Like many Canadians born to immigrant parents of that time, people changed my name to make their lives easier.
I’ve heard stories of people having their names completely changed. Lucky for me, the spelling remained the same, but the enunciation of my name, of the name my parents gave me, changed once I got to school.
I kept the spelling of my name. But when people said my name, I heard: MaryAnna.
I get it; you might be saying to yourself: Marijana, Mary-Anna. It’s not far off. True. But it’s not my name. It’s not even a nickname I agreed to. Others chose a name for me because they couldn’t roll their Rs.
I don’t recall who made the change. It seems like I always had the two versions, and with those two versions, two identities. Croatian Marijana. Canadian MaryAnna. It seems like I have been carrying around two versions of myself for decades. And not because I created them.

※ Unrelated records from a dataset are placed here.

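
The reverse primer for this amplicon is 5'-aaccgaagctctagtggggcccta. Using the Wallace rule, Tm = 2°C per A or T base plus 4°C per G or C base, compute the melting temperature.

G=7, C=7, A=6, T=4
AT pairs contribute 10, GC pairs contribute 14.
Tm = 2×10 + 4×14 = 76°C

76°C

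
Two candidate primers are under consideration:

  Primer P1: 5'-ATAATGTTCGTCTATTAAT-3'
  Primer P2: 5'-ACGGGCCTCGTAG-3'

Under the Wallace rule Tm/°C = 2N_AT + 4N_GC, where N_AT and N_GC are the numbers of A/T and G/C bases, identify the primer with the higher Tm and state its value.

Primer P1: A+T=15, G+C=4 → Tm = 2(15)+4(4) = 46°C
Primer P2: A+T=4, G+C=9 → Tm = 2(4)+4(9) = 44°C
46°C vs 44°C → primer P1 is higher.

Primer P1, 46°C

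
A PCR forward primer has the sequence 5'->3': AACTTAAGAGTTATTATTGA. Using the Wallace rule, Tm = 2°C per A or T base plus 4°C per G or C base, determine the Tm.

Base counts: T=8, G=3, C=1, A=8
A+T = 16, G+C = 4
Tm = 2(16) + 4(4) = 32 + 16 = 48°C

48°C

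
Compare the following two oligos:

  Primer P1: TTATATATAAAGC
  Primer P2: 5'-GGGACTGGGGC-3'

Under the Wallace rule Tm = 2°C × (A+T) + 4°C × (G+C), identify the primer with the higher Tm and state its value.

Primer P1: A+T=11, G+C=2 → Tm = 2(11)+4(2) = 30°C
Primer P2: A+T=2, G+C=9 → Tm = 2(2)+4(9) = 40°C
30°C vs 40°C → primer P2 is higher.

Primer P2, 40°C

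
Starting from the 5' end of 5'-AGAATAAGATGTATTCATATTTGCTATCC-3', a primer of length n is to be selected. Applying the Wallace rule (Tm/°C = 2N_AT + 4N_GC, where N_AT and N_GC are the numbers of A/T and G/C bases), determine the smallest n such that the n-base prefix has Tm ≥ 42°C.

n = 17

First 16 bases: AGAATAAGATGTATTC → Tm = 40°C (< 42°C)
First 17 bases: AGAATAAGATGTATTCA → Tm = 42°C (≥ 42°C)
Since every base adds ≥2°C, Tm only increases with n, so the threshold is first crossed at n = 17.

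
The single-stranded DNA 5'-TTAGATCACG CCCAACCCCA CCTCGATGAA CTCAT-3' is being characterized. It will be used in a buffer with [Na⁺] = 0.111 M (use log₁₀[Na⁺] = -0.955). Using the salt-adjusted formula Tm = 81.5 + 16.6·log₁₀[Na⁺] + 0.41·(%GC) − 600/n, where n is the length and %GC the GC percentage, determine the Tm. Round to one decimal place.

69.6°C

Length n = 35. Base counts: C=14, A=10, T=7, G=4
G+C = 18, so %GC = 18/35 × 100 = 51.429%
Salt term: 16.6 × (-0.955) = -15.853
GC term: 0.41 × 51.429 = 21.086; length term: −600/35 = −17.143
Tm = 81.5 + (-15.853) + 21.086 − 17.143 = 69.59 → 69.6°C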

I recall one day while in my master's program in Austria, I was on the phone with my mother. We were speaking Croatian. One of my classmates overheard me speaking, and after the call, she said to me: I like listening to you speak in Croatian. You exude more passion and energy when you speak in Croatian.
That was a bit of a defining moment for me. It was the moment I consciously realized I lived in two very different worlds. And one of them did not always feel authentic.

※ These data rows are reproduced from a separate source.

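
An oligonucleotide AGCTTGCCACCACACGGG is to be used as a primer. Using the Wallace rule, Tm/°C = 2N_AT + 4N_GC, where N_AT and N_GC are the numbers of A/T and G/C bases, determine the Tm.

Base counts: T=2, G=5, C=7, A=4
So N_AT = 6 and N_GC = 12.
Tm = 2(6) + 4(12) = 12 + 48 = 60°C

60°C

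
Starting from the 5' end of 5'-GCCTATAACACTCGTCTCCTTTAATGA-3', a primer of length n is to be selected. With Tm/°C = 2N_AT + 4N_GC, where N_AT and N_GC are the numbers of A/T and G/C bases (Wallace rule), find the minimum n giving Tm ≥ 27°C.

First 9 bases: GCCTATAAC → Tm = 26°C (< 27°C)
First 10 bases: GCCTATAACA → Tm = 28°C (≥ 27°C)
Since every base adds ≥2°C, Tm only increases with n, so the threshold is first crossed at n = 10.

n = 10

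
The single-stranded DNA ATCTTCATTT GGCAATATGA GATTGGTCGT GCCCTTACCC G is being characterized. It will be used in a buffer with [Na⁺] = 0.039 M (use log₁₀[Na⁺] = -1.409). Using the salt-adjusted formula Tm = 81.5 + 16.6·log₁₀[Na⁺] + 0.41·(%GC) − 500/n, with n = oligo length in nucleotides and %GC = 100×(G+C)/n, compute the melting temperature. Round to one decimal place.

64.9°C

Length n = 41. G=9, T=14, C=10, A=8
G+C = 19, so %GC = 19/41 × 100 = 46.341%
Salt term: 16.6 × (-1.409) = -23.389
GC term: 0.41 × 46.341 = 19; length term: −500/41 = −12.195
Tm = 81.5 + (-23.389) + 19 − 12.195 = 64.916 → 64.9°C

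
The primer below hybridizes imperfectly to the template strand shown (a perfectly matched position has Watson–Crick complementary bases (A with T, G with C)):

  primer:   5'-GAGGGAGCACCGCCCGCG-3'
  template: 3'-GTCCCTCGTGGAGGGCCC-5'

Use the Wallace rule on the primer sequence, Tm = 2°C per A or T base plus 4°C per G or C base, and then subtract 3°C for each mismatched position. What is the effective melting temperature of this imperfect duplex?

Primer base counts: A=3, T=0, G=8, C=7 → A+T=3, G+C=15
Perfect-match Tm = 2(3) + 4(15) = 6 + 60 = 66°C
Mismatches (positions where the bases are not complementary): 3 (at positions 1, 12, 17)
Effective Tm = 66 − 3×3 = 66 − 9 = 57°C

57°C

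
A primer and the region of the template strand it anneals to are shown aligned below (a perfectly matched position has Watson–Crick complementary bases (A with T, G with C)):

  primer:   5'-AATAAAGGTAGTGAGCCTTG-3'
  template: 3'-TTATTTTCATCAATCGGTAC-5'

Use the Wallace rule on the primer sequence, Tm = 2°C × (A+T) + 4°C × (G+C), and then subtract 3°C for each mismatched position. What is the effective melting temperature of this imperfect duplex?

47°C

Primer base counts: A=7, T=5, G=6, C=2 → A+T=12, G+C=8
Perfect-match Tm = 2(12) + 4(8) = 24 + 32 = 56°C
Mismatches (positions where the bases are not complementary): 3 (at positions 7, 13, 18)
Effective Tm = 56 − 3×3 = 56 − 9 = 47°C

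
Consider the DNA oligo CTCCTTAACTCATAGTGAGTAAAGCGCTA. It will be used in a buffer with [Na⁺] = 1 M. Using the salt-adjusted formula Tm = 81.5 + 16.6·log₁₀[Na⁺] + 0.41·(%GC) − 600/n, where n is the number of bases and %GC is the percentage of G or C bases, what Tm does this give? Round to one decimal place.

77.8°C

Length n = 29. Scanning the sequence gives A=9, G=5, T=8, C=7.
G+C = 12, so %GC = 12/29 × 100 = 41.379%
Salt term: 16.6 × (0) = 0
GC term: 0.41 × 41.379 = 16.965; length term: −600/29 = −20.69
Tm = 81.5 + (0) + 16.965 − 20.69 = 77.775 → 77.8°C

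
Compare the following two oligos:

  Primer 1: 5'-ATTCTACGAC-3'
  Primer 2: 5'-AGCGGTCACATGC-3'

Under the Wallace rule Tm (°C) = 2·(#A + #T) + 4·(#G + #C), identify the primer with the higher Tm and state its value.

Primer 2, 42°C

Primer 1: A+T=6, G+C=4 → Tm = 2(6)+4(4) = 28°C
Primer 2: A+T=5, G+C=8 → Tm = 2(5)+4(8) = 42°C
28°C vs 42°C → primer 2 is higher.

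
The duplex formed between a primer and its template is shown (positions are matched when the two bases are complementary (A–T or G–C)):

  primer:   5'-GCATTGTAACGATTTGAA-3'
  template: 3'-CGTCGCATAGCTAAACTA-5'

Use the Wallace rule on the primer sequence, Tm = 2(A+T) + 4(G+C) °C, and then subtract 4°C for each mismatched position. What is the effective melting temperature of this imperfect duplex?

Primer base counts: A=6, T=6, G=4, C=2 → A+T=12, G+C=6
Perfect-match Tm = 2(12) + 4(6) = 24 + 24 = 48°C
Mismatches (positions where the bases are not complementary): 4 (at positions 4, 5, 9, 18)
Effective Tm = 48 − 4×4 = 48 − 16 = 32°C

32°C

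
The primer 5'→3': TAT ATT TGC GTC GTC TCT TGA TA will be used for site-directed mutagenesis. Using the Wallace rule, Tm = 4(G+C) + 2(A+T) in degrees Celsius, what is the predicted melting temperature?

Scanning the sequence gives G=4, A=4, C=4, T=11.
AT pairs contribute 15, GC pairs contribute 8.
Tm = 2(15) + 4(8) = 30 + 32 = 62°C

62°C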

Why am I going on about this?
Now that I am in Croatia, Croatian Marijana is taking top billing. And I love it!
This morning, as I walked out of my apartment building, I heard the tradesmen call my name: Marijana! And I smiled. Yesterday, while at the gym, the instructor called out my name: Marijana! And I smiled.
I always smile when I hear people say: Marijana. It warms my heart.
Maybe because it takes me back to being a child and hearing the two people I loved and trusted the most call out that name; maybe it’s because it was the first name I answered to, and that name formed my initial identity.
As I continue on this Adriatic Adventure, I am constantly taking note of the little things and how they make me feel. And this little thing, being called Marijana, makes me feel like I am home.